We are going to use the computers to learn more about correlation, but please do not turn your
computers on until I ask you to. I want to show you a little about this activity first.
Teacher Input
Lead a
discussion on correlation of variables and the purpose of the line of best fit.
Lead a
discussion on the correlation coefficient, r, and how it varies depending on the relationship of the
data on the scatter plot.
Guided Practice
As a class complete the
Scatter Plot Exploration Questions. Have the students draw a scatter plot of the class data on a sheet of graph paper. Ask the class
where they predict the line of best fit will lie and what they think the correlation coefficient
is. Together, graph this data using the
Regression activity, look at the actual results, and compare these findings with your predictions.
Independent Practice
Have the students use the
Regression activity to estimate the line of best fit for their own data sets and then see where the line of
best fit actually lies. Encourage them to experiment with data sets that include outliers. Also,
have the students experiment with creating scatter plots that will have a specific correlation
coefficient.
Closure
You may wish to bring the class back together for a discussion on the findings.

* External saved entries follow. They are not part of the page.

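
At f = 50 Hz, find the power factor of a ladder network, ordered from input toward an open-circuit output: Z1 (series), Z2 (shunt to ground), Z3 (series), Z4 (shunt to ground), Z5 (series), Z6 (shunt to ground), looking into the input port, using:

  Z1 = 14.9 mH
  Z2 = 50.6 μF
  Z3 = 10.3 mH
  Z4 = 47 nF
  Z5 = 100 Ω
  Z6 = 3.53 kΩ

Step 1 — Angular frequency: ω = 2π·f = 2π·50 = 314.2 rad/s.
Step 2 — Component impedances:
  Z1: Z = jωL = j·314.2·0.0149 = 0 + j4.681 Ω
  Z2: Z = 1/(jωC) = -j/(ω·C) = 0 - j62.91 Ω
  Z3: Z = jωL = j·314.2·0.0103 = 0 + j3.236 Ω
  Z4: Z = 1/(jωC) = -j/(ω·C) = 0 - j6.773e+04 Ω
  Z5: Z = R = 100 Ω
  Z6: Z = R = 3530 Ω
Step 3 — Ladder network (open output): work backward from the far end, alternating series and parallel combinations. Z_in = 1.088 - j58.15 Ω = 58.16∠-88.9° Ω.
Step 4 — Power factor: PF = cos(φ) = Re(Z)/|Z| = 1.088/58.16 = 0.01871.
Step 5 — Type: Im(Z) = -58.15 ⇒ leading (phase φ = -88.9°).

PF = 0.01871 (leading, φ = -88.9°)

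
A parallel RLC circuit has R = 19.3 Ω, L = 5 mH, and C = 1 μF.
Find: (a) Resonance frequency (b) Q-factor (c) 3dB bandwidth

Step 1 — Resonance: ω₀ = 1/√(LC) = 1/√(0.005·1e-06) = 1.414e+04 rad/s.
Step 2 — f₀ = ω₀/(2π) = 2251 Hz.
Step 3 — Parallel Q: Q = R/(ω₀L) = 19.3/(1.414e+04·0.005) = 0.2729.
Step 4 — Bandwidth: Δω = ω₀/Q = 5.181e+04 rad/s; BW = Δω/(2π) = 8246 Hz.

(a) f₀ = 2251 Hz  (b) Q = 0.2729  (c) BW = 8246 Hz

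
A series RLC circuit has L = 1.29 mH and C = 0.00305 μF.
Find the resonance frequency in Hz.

Step 1 — Resonance condition Im(Z)=0 gives ω₀ = 1/√(LC).
Step 2 — ω₀ = 1/√(0.00129·3.05e-09) = 5.041e+05 rad/s.
Step 3 — f₀ = ω₀/(2π) = 8.024e+04 Hz.

f₀ = 8.024e+04 Hz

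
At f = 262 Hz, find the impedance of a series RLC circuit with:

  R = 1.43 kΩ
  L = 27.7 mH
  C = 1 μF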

Once the students
have been allowed to share what they have found, summarize the results of the lesson.
Alternate Outline
This lesson can be rearranged in several ways.
omit the discussion of the correlation coefficient
omit the scatter plot worksheet
As a class, before splitting them into groups, have the students plot specific points on the
Regression activity and have each of them draw the line of best fit that they imagine. Then, have them
select the
true line of best fit and see who had the closest estimation.